Manitoba Daily

Friday, January 28, 2022

Stefanson claims that Manitoba government is doing its best to deal with the pandemic

Stefanson says the Manitoba government is doing its best to deal with the pandemic.

Key takeaways:

  • Despite the rising number of cases, hospitals are running out of room, and new restrictions are forcing people to cancel their holiday plans.
  • As the province prepares for more COVID-19 hospitalizations, Stefanson predicts that those waiting will soon have more company.

Although the number of cases is increasing, hospitals are running out of space, and new restrictions are causing holiday plans to be canceled. Manitoba Premier Heather Stefanson says her government is doing everything to combat the pandemic.

“I think we did what we did at the time, just based on the information that we had,” she said in response to a question about whether her government could have acted faster in response to the pandemic’s fourth wave, which has pushed Manitoba’s critical-care system to the breaking point, during a year-end interview with CBC.

“However, you always look back and wonder, ‘Could I have done things better?'” What have we learned as a result of this, and how can we proceed?’

“I believe we are all learning daily, and I know I am in this new role and previous roles.”

Stefanson defended her government’s pandemic response, warned of a growing surgical backlog, and questioned the efficacy of supervised consumption sites during the interview.

Also read: In a defamation case, a judge ordered CBC to pay nearly $1.7 million

‘No one has a playbook,’ says the narrator.

Stefanson said she has dealt with difficult situations when asked if she has any regrets. She mentioned her time as health minister earlier this year when she presided over the third pandemic wave, during which 57 hospital patients were sent out of the province for treatment.

“Should we have turned off the lights earlier? Is it possible that we shut things down too much?” Stefanson remarked.

“These are the kinds of things you reflect on from time to time. Is there anything I could have done differently at the time? You do second-guess yourself, but I believe it’s critical to remember that we’re amid a pandemic, and nobody has a playbook for this.”

The long-serving Tuxedo MLA won the Progressive Conservative leadership race last fall and was sworn in as premier in early November, succeeding Brian Pallister. His popularity plummeted in the final months of his term.

Stefanson said that the government could have handled some pandemic decisions better with the benefit of hindsight, but she did not specify which decisions she would change.

That puts her at odds with medical professionals, who claim they warned the Progressive Conservative government to build up the healthcare system’s capacity well ahead of the fourth wave.

The premier said she’s learned to seek advice on dealing with the pandemic from other jurisdictions.

As a result, Manitoba announced new pandemic restrictions last Friday, taking “very swift action,” as she put it before the highly transmissible Omicron variant spread widely across the province.

Manitoba also canceled more elective surgeries this week in addition to those measures. A growing waiting list of more than 152,000 surgical and diagnostic procedures, including more than 56,000 surgeries, was recently estimated by Doctors Manitoba.
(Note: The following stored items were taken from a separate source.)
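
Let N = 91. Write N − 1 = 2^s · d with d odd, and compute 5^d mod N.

83

91 − 1 = 90 = 2^1 · 45, so d = 45.
5^1 ≡ 5 (mod 91)
5^2 ≡ 5^2 = 25 ≡ 25 (mod 91)
5^4 ≡ 25^2 = 625 ≡ 79 (mod 91)
5^8 ≡ 79^2 = 6241 ≡ 53 (mod 91)
5^16 ≡ 53^2 = 2809 ≡ 79 (mod 91)
5^32 ≡ 79^2 = 6241 ≡ 53 (mod 91)
45 = 32 + 8 + 4 + 1 in binary powers of 2.
So 5^45 ≡ 53 · 53 · 79 · 5 ≡ 83 (mod 91).
Squaring chain: 83; never reaches −1, so base 5 is a Miller–Rabin witness that 91 is composite.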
As the province prepares for more COVID-19 hospitalizations, Stefanson predicts that those waiting will soon have more company.

“Once we’ve gotten [Manitobans] through the pandemic, we’ll be able to start addressing the surgical backlog,” she said.

“Right now, they’re looking at triage and how that works to make sure they’re dealing with the most urgent cases first, which is what’s going on across the country.”

Stefanson says the Manitoba government is doing its best to deal with the pandemic.
Stefanson says the Manitoba government is doing its best to deal with the pandemic. Image from Winnipeg Free Press

To address the backlog, a task force will make recommendations. Stefanson stated that he would spend the money to repair it.

She stated, “We are prepared to do whatever it takes to get Manitobans through this.”

Stefanson has taken a more conciliatory approach to governance than Pallister, the opinionated, at times brash premier from whom she has tried to distance herself.

She’s stated several times that she values other people’s opinions, and she’s been seen at events with Winnipeg Mayor Brian Bowman and Manitoba Métis Federation president David Chartrand, neither of whom get along with Pallister.

Her efforts to forge a new path have kept her so busy that she claims she hasn’t spoken with Pallister since taking office.

The premier stated, “To be honest, I’ve just been on the ground running” to ensure that the caucus is working together to get Manitoba through the pandemic.

She said she’ll delegate some decisions to others, such as the fate of two statues toppled by protesters on Canada Day after a rally honoring Indigenous children who died in residential schools.

Pallister promised that the monuments to British monarchs would be rebuilt. Stefanson, on the other hand, claims that what matters is what Manitobans want, not her personal preferences.

She said a government committee is looking into options while consulting with Indigenous peoples.

Meanwhile, Stefanson’s political opponents have attempted to compare her administration to Pallister’s.

She, like him, is opposed to a supervised consumption site where addicts can obtain clean needles and have street drugs tested for the presence of harmful chemicals.